The integrating factor is cot(x),

So we have $e^{\int{cot(x)}dx}=sin(x)$

**Simplicity** · October 13th 2007, 02:28 PM

Originally Posted by galactus

The integrating factor is cot(x),

So we have $e^{\int{cot(x)}dx}=sin(x)$

Oh yeah. I had done it by changing $cotx$ to $\frac{1}{tanx}$ and thinking it would be $tanx$ .

**Soroban** · October 13th 2007, 02:52 PM

Hello, Air!

$1)\;\;\frac{dy}{dx} + y\!\cdot\cot x \:= \:\cos3x$

$\text{Integrating factor: }\: I \;=\;e^{\int\cot x\,dx} \;=\;e^{\ln|\sin x|} \;=\;\sin x$

Then we have: . $\sin x\cdot\frac{dy}{dx} + \sin x\cdot\cot x\cdot y \;=\;\sin x\cos3x$

. . $\frac{d}{dx}(y\cdot\sin x) \;=\;\sin x\cos3x$

. . $y\cdot\sin x \;=\;\int\sin x\cos3x\,dx$ . . . etc.

$2)\;\;\frac{dy}{dx} + 2y\!\cdot\tan x \:= \:\sin x$

$\text{Integrating factor} = \sec^2x$ . . . . Right!

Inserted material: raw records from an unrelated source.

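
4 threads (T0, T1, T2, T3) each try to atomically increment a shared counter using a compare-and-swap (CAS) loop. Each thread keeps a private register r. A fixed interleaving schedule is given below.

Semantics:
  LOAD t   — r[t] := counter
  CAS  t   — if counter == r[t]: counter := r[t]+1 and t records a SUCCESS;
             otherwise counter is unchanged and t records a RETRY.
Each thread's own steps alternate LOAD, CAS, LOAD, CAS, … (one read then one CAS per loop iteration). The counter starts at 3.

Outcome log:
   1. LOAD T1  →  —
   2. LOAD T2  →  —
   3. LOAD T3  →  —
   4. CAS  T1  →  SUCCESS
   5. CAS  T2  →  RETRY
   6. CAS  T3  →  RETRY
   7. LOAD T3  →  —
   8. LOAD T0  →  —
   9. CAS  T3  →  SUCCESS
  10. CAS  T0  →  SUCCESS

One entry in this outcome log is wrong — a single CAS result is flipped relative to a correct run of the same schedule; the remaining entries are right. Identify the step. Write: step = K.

Correct run:
[1] T1.load  rd  (counter 3, T1.r 3)
[2] T2.load  rd  (counter 3, T2.r 3)
[3] T3.load  rd  (counter 3, T3.r 3)
[4] T1.cas  hit  (counter 4, T1.r 3)
[5] T2.cas  miss  (counter 4, T2.r 3)
[6] T3.cas  miss  (counter 4, T3.r 3)
[7] T3.load  rd  (counter 4, T3.r 4)
[8] T0.load  rd  (counter 4, T0.r 4)
[9] T3.cas  hit  (counter 5, T3.r 4)
[10] T0.cas  miss  (counter 5, T0.r 4)
Mismatch at 10.

step = 10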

$\sec^2x\!\cdot\!\frac{dy}{dx} + 2\sec^2\!x\tan x\cdot y \:= \;\sin x\sec^2x$

$y\!\cdot\!\sec^2x \:= \:\int \sin x\sec^2\!x\,dx$

Note that: . $\sin x\sec^2x \:=\:\sin x\cdot\frac{1}{\cos^2x} \:=\:\frac{1}{\cos x}\cdot\frac{\sin x}{\cos x} \:=\:\sec x\tan x$

$3)\;\;\frac{dy}{dx} - \frac{y}{x+1} = x$

$\text{Integrating factor} = \frac{1}{x+1}$ . . . . Yes!

$\frac{1}{x+1} \frac{dy}{dx} - \frac{y}{(x+1)^2} \:= \:\frac {x}{x+1}$

$\frac {y}{x+1} \:= \:\int\left(\frac{x}{x+1}\right)\,dx$ . . . . Good!

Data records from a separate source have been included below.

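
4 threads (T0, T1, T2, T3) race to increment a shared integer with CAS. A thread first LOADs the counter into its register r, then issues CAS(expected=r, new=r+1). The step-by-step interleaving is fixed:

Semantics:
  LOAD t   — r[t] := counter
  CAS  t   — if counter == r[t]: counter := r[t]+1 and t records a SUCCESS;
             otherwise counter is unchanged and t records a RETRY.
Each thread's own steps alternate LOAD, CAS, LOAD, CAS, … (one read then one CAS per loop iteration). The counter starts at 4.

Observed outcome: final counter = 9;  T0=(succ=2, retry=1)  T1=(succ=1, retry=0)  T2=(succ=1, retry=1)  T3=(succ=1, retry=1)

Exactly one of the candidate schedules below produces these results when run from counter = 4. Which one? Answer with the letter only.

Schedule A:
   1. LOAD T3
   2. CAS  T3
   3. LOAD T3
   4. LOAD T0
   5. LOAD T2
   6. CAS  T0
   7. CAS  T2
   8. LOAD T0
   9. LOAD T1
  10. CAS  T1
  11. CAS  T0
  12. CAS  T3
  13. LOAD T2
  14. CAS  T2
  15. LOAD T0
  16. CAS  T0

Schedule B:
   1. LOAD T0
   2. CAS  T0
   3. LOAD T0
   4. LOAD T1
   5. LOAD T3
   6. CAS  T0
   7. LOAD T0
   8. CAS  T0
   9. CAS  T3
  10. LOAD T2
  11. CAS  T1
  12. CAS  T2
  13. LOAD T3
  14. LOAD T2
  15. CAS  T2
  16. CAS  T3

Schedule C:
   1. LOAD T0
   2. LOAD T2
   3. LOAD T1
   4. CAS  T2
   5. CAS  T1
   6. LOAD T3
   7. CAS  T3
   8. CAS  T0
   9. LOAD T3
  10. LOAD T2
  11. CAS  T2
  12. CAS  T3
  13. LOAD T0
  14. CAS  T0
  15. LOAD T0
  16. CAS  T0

A

Run A:
step 1: T3 LOAD ⇒ load; ctr=4 reg=4
step 2: T3 CAS ⇒ ok; ctr=5 reg=4
step 3: T3 LOAD ⇒ load; ctr=5 reg=5
step 4: T0 LOAD ⇒ load; ctr=5 reg=5
step 5: T2 LOAD ⇒ load; ctr=5 reg=5
step 6: T0 CAS ⇒ ok; ctr=6 reg=5
step 7: T2 CAS ⇒ retry; ctr=6 reg=5
step 8: T0 LOAD ⇒ load; ctr=6 reg=6
step 9: T1 LOAD ⇒ load; ctr=6 reg=6
step 10: T1 CAS ⇒ ok; ctr=7 reg=6
step 11: T0 CAS ⇒ retry; ctr=7 reg=6
step 12: T3 CAS ⇒ retry; ctr=7 reg=5
step 13: T2 LOAD ⇒ load; ctr=7 reg=7
step 14: T2 CAS ⇒ ok; ctr=8 reg=7
step 15: T0 LOAD ⇒ load; ctr=8 reg=8
step 16: T0 CAS ⇒ ok; ctr=9 reg=8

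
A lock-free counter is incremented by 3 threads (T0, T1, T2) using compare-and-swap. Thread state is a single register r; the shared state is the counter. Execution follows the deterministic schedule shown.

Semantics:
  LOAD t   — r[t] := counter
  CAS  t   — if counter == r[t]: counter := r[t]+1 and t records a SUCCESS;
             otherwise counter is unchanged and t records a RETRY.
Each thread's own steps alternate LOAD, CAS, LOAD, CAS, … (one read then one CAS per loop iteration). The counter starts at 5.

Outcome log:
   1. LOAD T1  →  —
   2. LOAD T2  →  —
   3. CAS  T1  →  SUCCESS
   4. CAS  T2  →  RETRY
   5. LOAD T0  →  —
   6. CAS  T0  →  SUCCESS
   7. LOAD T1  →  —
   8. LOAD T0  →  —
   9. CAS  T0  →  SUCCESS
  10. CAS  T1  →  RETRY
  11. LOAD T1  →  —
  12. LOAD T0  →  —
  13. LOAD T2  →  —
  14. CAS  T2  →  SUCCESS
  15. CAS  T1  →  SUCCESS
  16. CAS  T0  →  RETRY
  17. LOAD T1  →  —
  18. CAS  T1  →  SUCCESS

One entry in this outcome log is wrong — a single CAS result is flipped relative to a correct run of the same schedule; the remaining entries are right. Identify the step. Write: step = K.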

Note that: . $\frac{x}{x+1} \:=\:\frac{x + 1 - 1}{x+1} \:=\:\frac{x+1}{x+1} - \frac{1}{x+1} \:=\:1 - \frac{1}{x+1}$

**Simplicity** · October 13th 2007, 03:07 PM

Originally Posted by Soroban

Hello, Air!

. . $y\cdot\sin x \;=\;\int\sin x\cos3x\,dx$ . . . etc.

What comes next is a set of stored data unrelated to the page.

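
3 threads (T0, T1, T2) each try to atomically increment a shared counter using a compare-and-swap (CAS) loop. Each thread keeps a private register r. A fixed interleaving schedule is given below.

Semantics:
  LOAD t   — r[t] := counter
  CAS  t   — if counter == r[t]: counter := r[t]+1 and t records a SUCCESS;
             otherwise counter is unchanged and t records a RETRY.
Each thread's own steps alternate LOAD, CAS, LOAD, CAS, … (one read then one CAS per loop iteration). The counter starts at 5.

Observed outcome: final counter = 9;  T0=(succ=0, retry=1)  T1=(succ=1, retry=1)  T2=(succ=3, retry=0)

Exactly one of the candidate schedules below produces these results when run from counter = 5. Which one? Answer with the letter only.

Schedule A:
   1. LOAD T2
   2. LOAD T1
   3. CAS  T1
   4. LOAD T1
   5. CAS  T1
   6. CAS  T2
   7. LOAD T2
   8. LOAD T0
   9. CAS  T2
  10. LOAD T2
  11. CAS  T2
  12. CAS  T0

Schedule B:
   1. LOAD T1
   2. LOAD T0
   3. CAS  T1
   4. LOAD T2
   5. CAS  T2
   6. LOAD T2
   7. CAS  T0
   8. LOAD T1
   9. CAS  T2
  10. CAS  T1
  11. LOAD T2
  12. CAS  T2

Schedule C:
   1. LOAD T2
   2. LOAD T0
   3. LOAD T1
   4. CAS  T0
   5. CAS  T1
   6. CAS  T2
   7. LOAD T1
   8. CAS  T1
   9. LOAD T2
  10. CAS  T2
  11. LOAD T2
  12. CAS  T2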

How would I do about integrating this? Do I used substitution of $u=cos3x$ ?

Originally Posted by Soroban

Hello, Air!
Note that: . $\sin x\sec^2x \:=\:\sin x\cdot\frac{1}{\cos^2x} \:=\:\frac{1}{\cos x}\cdot\frac{\sin x}{\cos x} \:=\:\sec x\tan x$

Note that: . $\frac{x}{x+1} \:=\:\frac{x + 1 - 1}{x+1} \:=\:\frac{x+1}{x+1} - \frac{1}{x+1} \:=\:1 - \frac{1}{x+1}$